The code works as expected when I run it on a Zeppelin notebook attached to the HDInsight cluster. However, when I deploy my Spark application to the cluster, I encounter the following error:
java.lang.IllegalAccessError: class org.apache.hadoop.hdfs.web.HftpFileSystem cannot access its superinterface org.apache.hadoop.hdfs.web.TokenAspect$TokenManagementDelegator
Subsequently, I am unable to read any data from blob storage.
The little information I found online suggested that this is caused by a version conflict between Spark and Hadoop. The application is run with Spark 2.4
prebuilt for Hadoop 2.7
.
To fix this, I ssh into each head and worker node of the cluster and manually downgrade the Hadoop dependencies to 2.7.3
from 3.1.x
to match the version in my local spark/jars
folder. After doing this , I am then able to deploy my application successfully. Downgrading the cluster from HDI 4.0 is not an option as it is the only cluster that can support Spark 2.4
.
To summarize, could the issue be that I am using a Spark download prebuilt for Hadoop 2.7
? Is there a better way to fix this conflict instead of manually downgrading the Hadoop versions on the cluster's nodes or changing the Spark version I am using?
After troubleshooting some previous methods I had attempted before, I've come across the following fix:
In my pom.xml
I excluded the hadoop-client
dependency automatically imported by the spark-core
jar. This dependency was version 2.6.5
which conflicted with the cluster's version of Hadoop. Instead, I import the version I require.
<dependency>
<groupId>org.apache.spark</groupId>
<artifactId>spark-core_${scala.version.major}</artifactId>
<version>${spark.version}</version>
<exclusions>
<exclusion>
<groupId>org.apache.hadoop</groupId>
<artifactId>hadoop-client</artifactId>
</exclusion>
</exclusions>
</dependency>
<dependency>
<groupId>org.apache.hadoop</groupId>
<artifactId>hadoop-client</artifactId>
<version>${hadoop.version}</version>
</dependency>
</dependency>
After making this change, I encountered the error java.lang.UnsatisfiedLinkError: org.apache.hadoop.io.nativeio.NativeIO$Windows.access0
. Further research revealed this was due to a problem with the Hadoop configuration on my local machine.
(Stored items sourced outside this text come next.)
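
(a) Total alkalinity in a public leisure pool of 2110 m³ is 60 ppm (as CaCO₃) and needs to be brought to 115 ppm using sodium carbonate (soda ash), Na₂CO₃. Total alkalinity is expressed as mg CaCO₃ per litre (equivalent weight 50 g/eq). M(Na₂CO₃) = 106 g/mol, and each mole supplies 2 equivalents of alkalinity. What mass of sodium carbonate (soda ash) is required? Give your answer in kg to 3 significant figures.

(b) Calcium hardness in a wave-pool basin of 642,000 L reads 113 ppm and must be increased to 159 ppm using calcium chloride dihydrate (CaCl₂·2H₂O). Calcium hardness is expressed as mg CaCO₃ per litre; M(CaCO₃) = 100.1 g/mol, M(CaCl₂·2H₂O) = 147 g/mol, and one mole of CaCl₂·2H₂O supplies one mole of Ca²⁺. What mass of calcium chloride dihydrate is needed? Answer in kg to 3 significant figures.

(a) Volume: 2110 m³ = 2,110,000 L.
(a) Alkalinity to add: (115 − 60) = 55 mg/L as CaCO₃ × 2,110,000 L = 116,000 g as CaCO₃.
(a) Equivalents: 116,000 g ÷ 50 g/eq = 2321 eq.
(a) Each mole of Na₂CO₃ supplies 2 eq, so 2321 / 2 = 1160 mol.
(a) Mass: 1160 mol × 106 g/mol = 123,000 g.

(b) Hardness to add: (159 − 113) = 46 mg/L as CaCO₃ × 642,000 L = 29,530 g as CaCO₃.
(b) Moles of Ca²⁺ (1 mol Ca²⁺ ≡ 1 mol CaCO₃): 29,530 / 100.1 g/mol = 295 mol.
(b) Mass of CaCl₂·2H₂O: 295 × 147 = 43,370 g.

(a) 123 kg; (b) 43.4 kg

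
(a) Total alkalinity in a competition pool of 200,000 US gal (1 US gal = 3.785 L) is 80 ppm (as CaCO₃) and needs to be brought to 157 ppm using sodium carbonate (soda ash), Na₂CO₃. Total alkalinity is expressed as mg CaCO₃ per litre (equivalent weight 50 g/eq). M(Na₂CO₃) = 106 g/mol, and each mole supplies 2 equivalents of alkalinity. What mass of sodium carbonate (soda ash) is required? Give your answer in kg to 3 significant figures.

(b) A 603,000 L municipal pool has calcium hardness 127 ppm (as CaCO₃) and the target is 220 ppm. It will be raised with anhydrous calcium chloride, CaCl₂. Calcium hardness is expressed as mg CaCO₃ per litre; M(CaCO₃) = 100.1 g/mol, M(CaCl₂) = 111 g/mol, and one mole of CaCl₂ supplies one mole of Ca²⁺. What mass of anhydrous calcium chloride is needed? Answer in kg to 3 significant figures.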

Per this article's advice, I modified the winutils.exe
version I had under C://winutils/bin
to be the version I required and also added the corresponding hadoop.dll
. After making these changes, I was able to successfully read data from blob storage as expected.
TLDR
Issue was the auto imported hadoop-client
dependency which was fixed by excluding it & adding the new winutils.exe
and hadoop.dll
under C://winutils/bin
.
This no longer required downgrading the Hadoop versions within the HDInsight cluster or changing my downloaded Spark version.